Create your own runtime

Although there are several reference runtime implementations in-tree, it’s very easy to develop a new runtime for the preferred programming language not implemented so far.


Actually, in the production environment(especially in the public cloud), it’s recommended that cloud providers provide their own runtime implementation for security reasons. Knowing how the runtime is implemented gives the malicious user the chance to attack the cloud environment.

Qinling uses Kubernetes as the default container orchestrator, so this guide will describe how the runtime containers working in the Kubernetes environment.

There are two containers in a Kubernetes pod serving the runtime, one is called “sidecar” which is responsible for downloading the function package if needed, the other one is the actual runtime container that is also running as an HTTP server. Once a Qinling runtime is created, there is a pool of such pods, when a function is being executed, some pods(according to the autoscaling policy) are chosen to run the function code.

Usually, you only need to develop the runtime container and re-use the sidecar container in the pod. There is only one public API that the runtime container should provide.

Public API provided by the runtime


Example request:

POST /execute

Parameters provided by Qinling:

  1. The execution information.

    • execution_id: The Qinling execution UUID.
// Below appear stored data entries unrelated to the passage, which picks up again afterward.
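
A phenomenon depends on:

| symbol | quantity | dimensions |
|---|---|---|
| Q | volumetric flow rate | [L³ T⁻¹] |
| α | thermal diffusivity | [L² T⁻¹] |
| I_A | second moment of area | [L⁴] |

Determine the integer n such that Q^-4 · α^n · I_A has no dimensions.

4

Balance the L exponent: (2)·n from α, plus −4·(3) + (4) = -8 from the rest, must sum to zero.
2n − 8 = 0, so n = 4.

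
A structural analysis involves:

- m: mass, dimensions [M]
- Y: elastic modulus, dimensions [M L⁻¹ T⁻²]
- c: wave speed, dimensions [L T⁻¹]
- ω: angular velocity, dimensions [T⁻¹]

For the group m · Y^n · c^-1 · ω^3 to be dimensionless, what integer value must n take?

Balance the M exponent: (1)·n from Y, plus (1) − (0) + 3·(0) = 1 from the rest, must sum to zero.
n + 1 = 0, so n = -1.

-1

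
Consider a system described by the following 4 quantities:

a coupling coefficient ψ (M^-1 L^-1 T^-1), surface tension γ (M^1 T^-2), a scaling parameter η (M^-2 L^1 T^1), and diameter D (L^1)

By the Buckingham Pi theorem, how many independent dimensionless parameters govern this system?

1

There are 4 variables and 3 base dimensions (M, L, T).
The dimension matrix has rank 3.
Independent dimensionless groups: 4 − 3 = 1.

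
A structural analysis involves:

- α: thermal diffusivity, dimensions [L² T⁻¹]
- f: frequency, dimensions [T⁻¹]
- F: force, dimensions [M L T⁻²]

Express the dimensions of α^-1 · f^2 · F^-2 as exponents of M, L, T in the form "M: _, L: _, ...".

Collect each base-dimension exponent across the product:
  M: −(0) + 2·(0) − 2·(1) = -2
  L: −(2) + 2·(0) − 2·(1) = -4
  T: −(-1) + 2·(-1) − 2·(-2) = 3
So the dimensions are [M⁻² L⁻⁴ T³].

M: -2, L: -4, T: 3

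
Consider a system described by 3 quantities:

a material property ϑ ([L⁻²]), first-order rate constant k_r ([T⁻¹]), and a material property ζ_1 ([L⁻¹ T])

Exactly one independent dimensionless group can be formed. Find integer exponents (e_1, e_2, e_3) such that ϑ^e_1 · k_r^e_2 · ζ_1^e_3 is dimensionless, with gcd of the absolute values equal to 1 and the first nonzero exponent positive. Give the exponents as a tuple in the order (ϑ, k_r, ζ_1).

L: e_1·(-2) + e_2·(0) + e_3·(-1) = 0
T: e_1·(0) + e_2·(-1) + e_3·(1) = 0
Solving this homogeneous linear system for the smallest-integer solution (first nonzero entry positive) gives (1, -2, -2).

(1, -2, -2)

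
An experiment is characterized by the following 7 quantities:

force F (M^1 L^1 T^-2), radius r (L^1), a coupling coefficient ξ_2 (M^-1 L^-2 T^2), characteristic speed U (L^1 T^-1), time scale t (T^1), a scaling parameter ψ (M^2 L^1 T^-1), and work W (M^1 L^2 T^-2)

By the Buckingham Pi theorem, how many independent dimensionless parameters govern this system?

4

There are 7 variables and 3 base dimensions (M, L, T).
The dimension matrix has rank 3.
Independent dimensionless groups: 7 − 3 = 4.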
    • download_url: The URL sent to Qinling to download the function package. Here is an example for how to download function package in your runtime implementation using requests python library, the request is meant to send to the sidecar container, the final package should be put in /var/qinling/packages/<function_id>.zip if the request is successfully handled by the sidecar:

      resp =
              'download_url': download_url,
              'function_id': function_id,
              'token': params.get('token')
    • function_id: The Qinling function UUID.

    • entry: The function entry that user defines when creating the function, e.g. “hello_world.main”

    • input: The dictionary of the function input that user defines when creating the function execution. e.g. {"key": "value"}. If the user specifies the positional params when creating the function execution, the input will be something like {"__function_input": ("arg1", "arg2"), "key": "value"}

    • timeout: The timeout in seconds user defines when creating the function, the default value is 5. Your runtime implementation should take this timeout value into account when executing the code. If the timeout is reached, you should terminate the function execution and return an appropriate error message.

    • cpu: The CPU limit user defines when creating the function. Your runtime is responsible for limiting the CPU resource usage when the function is running.

    • memory_size: The memory limit user defines when creating the function. Your runtime is responsible for limiting the memory resource usage when the function is running.

    • request_id: The request UUID for the function execution which can be used to track the execution for debugging purpose.

  2. The Information of the user who triggers the function execution.

    Most of that information is used for creating a Keystone session that could be passed to the function, so it’s easy to interact with the OpenStack services in the function code.

    • trust_id: The trust UUID in Keystone. Please see for more information in Keystone official doc about Trust.

    • auth_url: Identity service endpoint for authorization.

    • username: Username for authentication.

    • password: Password for authentication.

    • token: Token for authentication.


Content in the response dictionary:

  • output: The return value of the function execution if it is successful, otherwise the error message.

  • duration: The execution duration in seconds.

  • logs: The stdout content during the function execution.

  • success: True or False. It should be False if the execution reaches timeout, any exception raised inside user’s function or the execution is killed because of too much system resource consumed, etc.